Sumbawanews.com,- Dua petugas VAR, Matt Donohue dan Blake Antrobus, diparkir sementara oleh Pro Ref usai kontroversi dalam laga Manchester United melawan Manchester City yang berakhir dengan gol Erling Haaland. Keputusan ini diambil setelah wasit utama Michael Oliver dan timnya mengalami kekeliruan dalam menilai posisi offside Enzo Fernandez, yang berdampak pada keputusan mengesahkan gol Haaland meskipun Fernandez berada dalam posisi offside dan ikut mengganggu permainan.
Gol Haaland awalnya dianulir oleh wasit lapangan karena dianggap offside, namun VAR memutuskan untuk mengubah keputusan dengan alasan Haaland berada dalam posisi onside. Namun, evaluasi ulang oleh Pro Ref menemukan bahwa petugas VAR gagal mempertimbangkan peran Enzo Fernandez, yang meski tidak menyentuh bola, secara aktif berusaha menyambut umpan dan mengganggu pertahanan MU—sehingga seharusnya dianggap melanggar aturan offside menurut IFAB. Aturan tersebut jelas menyatakan bahwa pemain dapat dihukum offside meski tidak menyentuh bola, asalkan ia memengaruhi permainan lawan.

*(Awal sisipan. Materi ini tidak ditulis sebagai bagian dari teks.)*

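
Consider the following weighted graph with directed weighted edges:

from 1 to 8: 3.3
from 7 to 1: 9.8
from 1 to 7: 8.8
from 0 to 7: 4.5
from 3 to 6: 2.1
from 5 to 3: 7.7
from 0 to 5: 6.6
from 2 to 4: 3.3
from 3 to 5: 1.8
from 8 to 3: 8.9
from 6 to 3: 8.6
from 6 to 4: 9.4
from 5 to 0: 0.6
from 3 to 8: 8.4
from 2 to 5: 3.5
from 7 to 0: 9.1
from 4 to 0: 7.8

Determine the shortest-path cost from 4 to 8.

Compare a few routes:
4 - 0 - 5 - 3 - 8: 7.8+6.6+7.7+8.4 = 30.5
4 - 0 - 7 - 1 - 8: 7.8+4.5+9.8+3.3 = 25.4
Cheapest is 4 - 0 - 7 - 1 - 8 at 25.4.

25.4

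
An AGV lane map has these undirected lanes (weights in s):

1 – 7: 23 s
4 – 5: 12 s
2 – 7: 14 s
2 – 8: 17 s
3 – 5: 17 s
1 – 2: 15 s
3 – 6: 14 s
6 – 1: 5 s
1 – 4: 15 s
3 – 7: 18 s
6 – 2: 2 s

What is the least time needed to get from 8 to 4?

39 s

Settle nodes by increasing distance from 8:
8: 0
2: 17  (via 8)
6: 19  (via 2)
1: 24  (via 6)
7: 31  (via 2)
3: 33  (via 6)
4: 39  (via 1)
Shortest route: 8 → 2 → 6 → 1 → 4 = 39 s.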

Kritik tajam datang dari mantan pemain Liverpool Jamie Carragher, yang menilai bahwa tim VAR terlalu fokus pada posisi Haaland dan mengabaikan dinamika di tengah lapangan. “Mereka terlalu terobsesi dengan Haaland dalam posisi onside. Mereka tidak terlalu memperhatikan detail soal Fernandez di tengah dan pemahaman tentang dampaknya,” ujar Carragher di Sky Sports. Sementara itu, wasit utama Michael Oliver dan ofisial lapangan lainnya tetap diberi kepercayaan untuk memimpin pertandingan akhir pekan ini.
Pro Ref belum mengumumkan rencana penugasan ulang untuk Donohue dan Antrobus, namun keputusan ini menandai salah satu insiden paling kontroversial dalam musim Premier League 2026, yang memicu debat luas tentang konsistensi penerapan aturan offside di level tertinggi.